Personally, though, I don’t think this is a problem.
High debt alone will not force up interest rates. We know this from Japan. Its government debt is over 200 per cent of GDP, but nominal 10-year bond yields are close to zero. We also know it from our own history. After WWII government debt was also over 200 per cent of GDP, but gilt yields remained low for years. They only rose as inflation rose from the late 1960s onwards – by which time the debt-GDP ratio had fallen a lot.
So what might raise borrowing costs?
History tells us that one possibility is inflation. This, though would be an effective way of reducing the debt:GDP ratio, as inflation both raises nominal GDP and devalues the debt. Also, one way in which inflation would rise would be if aggregate demand grows strongly. But in this world, tax revenues would flow in, thus improving the public finances.
We can put this another way. The world in which demand is growing strongly is one in which the private sector is borrowing – and private borrowing is the counterpart of a public sector surplus.
Higher borrowing costs caused by inflation, then, are not a threat to the public finances.

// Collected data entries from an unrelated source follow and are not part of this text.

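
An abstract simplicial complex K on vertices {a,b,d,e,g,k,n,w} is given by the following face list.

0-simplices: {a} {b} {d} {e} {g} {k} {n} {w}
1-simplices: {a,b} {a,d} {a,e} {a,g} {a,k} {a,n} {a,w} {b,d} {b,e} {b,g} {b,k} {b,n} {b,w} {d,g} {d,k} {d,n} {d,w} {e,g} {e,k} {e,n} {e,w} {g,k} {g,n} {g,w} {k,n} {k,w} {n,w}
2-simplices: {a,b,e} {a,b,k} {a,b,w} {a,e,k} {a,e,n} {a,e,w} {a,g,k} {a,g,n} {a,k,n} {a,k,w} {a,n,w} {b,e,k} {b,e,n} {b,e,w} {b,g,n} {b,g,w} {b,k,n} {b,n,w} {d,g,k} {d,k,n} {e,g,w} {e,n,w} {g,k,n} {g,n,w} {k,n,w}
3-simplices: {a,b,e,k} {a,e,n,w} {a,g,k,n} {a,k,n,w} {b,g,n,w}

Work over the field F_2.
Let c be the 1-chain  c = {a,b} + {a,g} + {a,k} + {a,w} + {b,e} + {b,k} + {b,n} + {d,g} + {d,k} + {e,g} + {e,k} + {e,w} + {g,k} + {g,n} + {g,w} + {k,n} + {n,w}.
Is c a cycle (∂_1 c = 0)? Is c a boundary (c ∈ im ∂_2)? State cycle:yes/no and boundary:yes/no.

n_0=8 n_1=27 n_2=25 n_3=5  [Z2]
∂1: piv[ab,ad,ae,ag,ak,an,aw] rk=7  ker:bd,be,bg,bk,bn,bw,dg,dk,dn,dw,eg,ek,en,ew,gk,gn,gw,kn,kw,nw
∂2: piv[abe,abk,abw,aek,aen,aew,agk,agn,akn,akw,anw,ben,bgn,bgw,dgk,dkn,egw] rk=17  ker:bek,bew,bkn,bnw,enw,gkn,gnw,knw
∂3: piv[abek,aenw,agkn,aknw,bgnw] rk=5
∂1c = 0
c vs im∂2: reduces to 0 ⇒ boundary

cycle:yes boundary:yes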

Borrowing costs might instead rise if the global savings glut (or investment dearth) were to disappear. But if the world is saving less and investing more, demand is growing. As some of this would come the UK’s way, tax revenues would rise, again reducing government borrowing.
Yet another possible way in which borrowing costs would rise would be if investors’ demand for safe assets falls. But this will only happen if investors’ appetite for risk rises. And why would it do so? Because the economy is growing well. Again, this would raise tax revenues and private sector borrowing, thereby reducing government borrowing.
So yes, there are lots of reasons why gilt yields might rise in coming years. Sure, the gilt market is currently attaching little weight to these risks, but we must not read much into this as the longer-term future is largely unknowable. But one thing is plausible. A world of rising gilt yields is quite likely to be a world of economic growth and thus rising tax revenues. Higher government borrowing costs are not therefore a threat to the public finances, because they’ll be the counterpart of a shrinking deficit anyway.
Instead, the likelier way in which government debt will stay high would be if economic growth remains weak. But in such an environment, demand for gilts will be high and debt thus easily financed. The old Keynesian truth therefore holds good: look after the economy and the public finances will look after themselves.